Nothing quite prepares you for Paul Thomas Anderson's ´ Boogie Nights '. It's a wild, sprawling, outrageous epic about the hardcore-porn industry, world and underworld of the late '70s and early'80s, with their studs, queens, scumbags, entrepreneurs and, yes, innocents. Thanks, so to speak, to his 13-inch appendage (a direct reference to then-porn star John Holmes), a 17-year-old San Fernando Valley busboy, Eddie Adams (Mark Wahlberg in a star-making performance) turns into super stud Dirk Diggler after he meets with adult-film director Jack Wagner (Burt Reynolds) then cast, among them Don Cheadle (from Devil in a Blue Dress ' ), Julianne Moore (porno queen and motherly) and Heather Graham, the receptacle to end all receptacles, who keeps her roller-skates on whatever position she performs in.

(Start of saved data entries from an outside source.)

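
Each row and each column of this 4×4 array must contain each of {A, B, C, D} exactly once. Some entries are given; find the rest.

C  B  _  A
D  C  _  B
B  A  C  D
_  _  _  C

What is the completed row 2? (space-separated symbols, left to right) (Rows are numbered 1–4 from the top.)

D C A B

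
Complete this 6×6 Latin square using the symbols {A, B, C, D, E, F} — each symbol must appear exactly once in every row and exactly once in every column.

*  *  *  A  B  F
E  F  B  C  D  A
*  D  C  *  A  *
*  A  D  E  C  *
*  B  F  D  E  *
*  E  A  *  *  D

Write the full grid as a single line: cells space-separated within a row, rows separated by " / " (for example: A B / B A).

D C E A B F / E F B C D A / B D C F A E / F A D E C B / A B F D E C / C E A B F D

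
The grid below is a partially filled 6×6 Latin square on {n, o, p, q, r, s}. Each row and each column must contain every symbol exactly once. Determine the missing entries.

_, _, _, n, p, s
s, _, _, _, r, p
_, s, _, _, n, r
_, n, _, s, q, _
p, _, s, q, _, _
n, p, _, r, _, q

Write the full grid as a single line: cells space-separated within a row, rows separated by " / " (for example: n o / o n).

q o r n p s / s q n o r p / o s q p n r / r n p s q o / p r s q o n / n p o r s q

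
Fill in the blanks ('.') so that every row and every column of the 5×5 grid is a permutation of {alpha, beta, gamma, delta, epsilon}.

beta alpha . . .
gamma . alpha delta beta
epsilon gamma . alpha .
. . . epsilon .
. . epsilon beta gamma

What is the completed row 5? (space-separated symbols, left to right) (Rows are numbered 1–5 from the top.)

alpha delta epsilon beta gamma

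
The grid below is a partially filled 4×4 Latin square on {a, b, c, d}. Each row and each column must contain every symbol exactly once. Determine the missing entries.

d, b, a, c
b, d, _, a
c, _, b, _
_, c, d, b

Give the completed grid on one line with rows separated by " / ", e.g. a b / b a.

row 2 has {a,b,d}; column 3 has {a,b,d} — only c is left for (r2,c3).
row 3 has {b,c}; column 2 has {b,c,d} — only a is left for (r3,c2).
row 3 has {a,b,c}; column 4 has {a,b,c} — only d is left for (r3,c4).
row 4 has {b,c,d}; column 1 has {b,c,d} — only a is left for (r4,c1).

d b a c / b d c a / c a b d / a c d b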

A fairy tale, of sorts, and a cautionary tale, ´ Boogie Nights ', as tensely structured as Martin Scorsese's ´ GoodFellas ' and as energetic as Quentin Tarantino's ´ Pulp Fiction ', is also quite a piece of anthropology. ´ How do you keep them in their seats after they come? ', muses Burt Reynolds in one of the film's most revealing moments. Revealing in that Paul Thomas Anderson's film catches the porno industry at the very time it undergoes a drastic and irreversible change. Way back when, when porn was shot in celluloid, they still tried to make *movies*, with scripts and character development. When porn went straight to video, all pretense at filmmaking was thrown out the window, the only ´ development ' was the deployment of attributes in a string of boringly repetitious calisthenics.

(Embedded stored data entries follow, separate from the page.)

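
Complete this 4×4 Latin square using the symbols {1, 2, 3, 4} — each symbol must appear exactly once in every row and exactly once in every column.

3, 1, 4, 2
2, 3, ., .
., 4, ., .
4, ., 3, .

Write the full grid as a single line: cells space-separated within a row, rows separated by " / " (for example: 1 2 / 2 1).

3 1 4 2 / 2 3 1 4 / 1 4 2 3 / 4 2 3 1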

Make no mistake, though: ´ Boogie Nights ' is also a family movie. However disparate, the porn-making cast and crew *do* constitue a family, no less, and no more, dysfunctional than yours and mine.

Yes, at some point, Wahlberg displays the organ that is Dirk Diggler's claim to fame. It's a prosthetic. Even based solely on this performance, however, his talent and sensitivity are as huge as the Empire State Building. And real.